少年时期,朱戟门在家人的安排之下到香港求学,进入享有盛名的香港皇仁书院(Queen’s College)就读。1901年,18岁的朱戟门来到新加坡落脚,便在新加坡莱佛士书院(Raffles Institution)深造,由于早年在香港专攻中文,又在新加坡主修英文,使他能够中英兼通,日后与英国人交涉时,运用自如,也借此广结人脉。
一生拥3妻室
20岁(1903年)时,朱戟门依循家族安排,从新加坡返乡迎娶黄凤仪为妻,黄氏为他诞下二子二女,儿子分别是朱志汉 (Chu Chi Hon) 和朱志坚 (Chu Chi Kin) ,女儿则是朱淑冰(Maggie Chu Tsuk Ping)和朱淑濂(Christabel Chu Tsuk Lim)。朱戟门一生共有3位妻室,然除黄凤仪外,其余两位姓名已无从考证,其中一位为他育有三子朱志泓(Chu Chi Wang)。

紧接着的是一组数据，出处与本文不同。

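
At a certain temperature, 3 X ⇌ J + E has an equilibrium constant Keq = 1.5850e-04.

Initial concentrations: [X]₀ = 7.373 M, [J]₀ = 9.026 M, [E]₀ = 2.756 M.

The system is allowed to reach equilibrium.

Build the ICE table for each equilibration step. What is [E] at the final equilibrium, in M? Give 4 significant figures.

[E]_eq = 0.09047 M

Q₀ = 0.06206 vs Keq = 1.5850e-04 ⇒ Q>K, reverse
Step 1:
                  X         J         E
  init        7.373     9.026     2.756
  Δ           7.997    -2.666    -2.666
  eq          15.37      6.36   0.09047
  solve Keq expr → x = -2.666; check Q = 1.5850e-04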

长子朱志汉毕业于美国爱荷华州立大学(Iowa State College),主修农业。毕业后在香港经营事业,并曾于芙蓉英华学校(Anglo Chinese School)执教化学。他的妻子商宫甲(Sheong Kong Kup)则于振华学校任教中文及数学。其子朱亮凯(Victor Chu Lang Heid)生于1954年,大学专攻化学。毕业后任职化学工程师,后转入电脑领域,成为软体工程师。如今已退休,定居新加坡,偶尔返芙蓉探亲访友。
次子朱志坚毕业于中国岭南大学(Lingnan University),同样是主修农业。曾是矿务会馆重要职员,惟于1961年11月13日因肝疾病逝。
三子朱志泓至今已逾九旬。年轻时曾在芙蓉国泰戏院工作,当老板陆运涛不幸空难逝世时,他还曾为陆运涛抬棺。现今朱志泓旅居吉隆坡。
长女朱淑冰(又名朱淑萍),生于1914年7月26日,同样毕业于岭南大学。她后来与香港著名企业家,维他奶(Vitasoy)创办人之一的罗桂祥(Lo Kwee Seong)相识并结为连理,成为二夫人。罗桂祥生于1910年,籍贯广东梅县上寨村。其父罗进兴(Lo Chin Hing)早年南来马来亚,在仁生堂药店任职帐房先生。罗桂祥10岁时与母亲南下投靠父亲,在当地就读华文学校2年后,进入由教会创办的英文中学。其后获父亲雇主余东璇赏识,资助他入读香港大学(The University of Hong Kong)商学院。1934年毕业后,出任余东璇的商务秘书,随后成为香港余东璇有限公司的经理兼法律代理。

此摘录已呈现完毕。